Megan McArdle reviews some recent scolding books on thrift

Filed under: Economics, Media — Tags: , , , , , — Nicholas @ 08:39

Megan McArdle admits right up front that she recently splurged on a very spendy kitchen appliance, so you know she does not number herself among the community of scolds on the topic of thrift:

For decades, Americans have wallowed in credit, shunned savings and delighted in debt. In 1982, the personal savings rate was 10.9% of disposable income, by 2005 it had fallen to just 1.5%. It has since rebounded, but remains a measly 5%.

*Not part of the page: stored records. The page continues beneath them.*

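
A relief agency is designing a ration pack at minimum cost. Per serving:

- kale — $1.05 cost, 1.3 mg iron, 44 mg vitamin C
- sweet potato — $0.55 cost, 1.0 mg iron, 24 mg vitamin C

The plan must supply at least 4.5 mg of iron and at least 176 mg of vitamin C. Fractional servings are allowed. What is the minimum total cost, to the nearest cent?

For a min-cost LP with two ≥-constraints, a basic feasible solution has at most two positive variables.
kale only: max(4.5/1.3, 176/44) = 4 servings → $4.20.
sweet potato only: max(4.5/1.0, 176/24) = 7.333 servings → $4.03.
kale + sweet potato: intersection lies outside the first quadrant.
Cheapest feasible corner: $4.03.

$4.03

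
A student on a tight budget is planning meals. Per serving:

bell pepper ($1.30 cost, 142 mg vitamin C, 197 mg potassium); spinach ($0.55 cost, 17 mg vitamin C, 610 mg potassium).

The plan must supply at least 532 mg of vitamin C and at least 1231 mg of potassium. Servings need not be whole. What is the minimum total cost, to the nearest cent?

This is a tiny linear program; its minimum lies at a vertex of the feasible set. List the vertices and price them.
bell pepper only: max(532/142, 1231/197) = 6.249 servings → $8.12.
spinach only: max(532/17, 1231/610) = 31.29 servings → $17.21.
bell pepper + spinach with both tight: 3.646 servings and 0.8406 servings → $5.20.
The minimum over all feasible corners is $5.20.

$5.20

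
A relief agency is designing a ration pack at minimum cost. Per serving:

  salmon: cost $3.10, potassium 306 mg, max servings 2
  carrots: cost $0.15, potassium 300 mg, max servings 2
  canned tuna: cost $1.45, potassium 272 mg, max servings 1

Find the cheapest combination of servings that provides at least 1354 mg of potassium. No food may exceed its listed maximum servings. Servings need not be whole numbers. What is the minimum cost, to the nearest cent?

Cost per mg of potassium: carrots $0.0005, canned tuna $0.0053, salmon $0.0101.
Take 2 servings of carrots: +600.0 mg potassium for $0.30 (total $0.30, still need 754.0 mg).
Take 1 serving of canned tuna: +272.0 mg potassium for $1.45 (total $1.75, still need 482.0 mg).
Take 1.575 servings of salmon: +482.0 mg potassium for $4.88 (total $6.63, still need 0.0 mg).
Filling from the cheapest source first is optimal under one linear minimum: $6.63.

$6.63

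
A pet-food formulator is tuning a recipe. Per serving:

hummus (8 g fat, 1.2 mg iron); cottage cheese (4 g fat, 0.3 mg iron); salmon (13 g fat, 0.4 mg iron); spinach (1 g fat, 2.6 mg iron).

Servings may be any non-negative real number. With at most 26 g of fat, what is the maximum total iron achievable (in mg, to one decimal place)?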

All this profligacy supports a rather vibrant cottage industry in polemics against consumerism. Authors as varied as the economist Robert H. Frank (1999’s “Luxury Fever”) and the political theorist Benjamin R. Barber (2007’s “Consumed”) have ganged up on what they see as the particularly unequal and excessive American spending habits. Unsurprisingly considering their abhorrence of waste, they are avid recyclers; the same arguments, behavioral economics studies and anecdotes appear time and time again. Access to credit makes consumers overspend. Materialistic people are anxious and unhappy. The conspicuous-consumption arms race is unwinnable. Down with status competition! Down with long work weeks, grueling commutes and McMansions! Up with family time, reading and walkable neighborhoods! The effect is rather like strolling down the main tourist strip in a beach town: Each merchant rushes out of his shop, gesticulating wildly and showing you exactly the same thing that you saw at all the previous stores.

The latest person to open up shop on this boardwalk is Baylor marketing professor James A. Roberts. “Shiny Objects: Why We Spend Money We Don’t Have in Search of Happiness We Can’t Buy” runs mostly true to form, its main innovation being to add financial self-help advice to the usual lectures. The book includes not only exhortations but actual instructions—how to make a budget, get out of debt and save for retirement.

It’s a thorough survey of both academic research on consumerism and basic finance advice. Still, I first ran into an argument I hadn’t seen before somewhere around page 200 — that the perfect surfaces of modern products hasten the replacement cycle because they show wear so badly — and well before then Mr. Roberts had fallen into some of the terrible habits of the genre. Though less openly contemptuous of the spendthrift masses than many of his fellow scolds, he still exudes that particular sanctimonious anti-materialism so often found among modestly remunerated professors and journalists.

Here are some of the things that upset him and that “document our preoccupation with status consumption”: Lucky Jeans, bling, Hummers, iPhones, 52-inch plasma televisions, purebred lapdogs, McMansions, expensive rims for your tires, couture, Gulfstream jets and Abercrombie & Fitch. This is a fairly accurate list of the aspirational consumption patterns of a class of folks that my Upper West Side neighbors used to refer to as “these people,” usually while discussing their voting habits or taste in talk radio. As with most such books, considerably less space is devoted to the extravagant excesses of European travel, arts-enrichment programs or collecting first editions.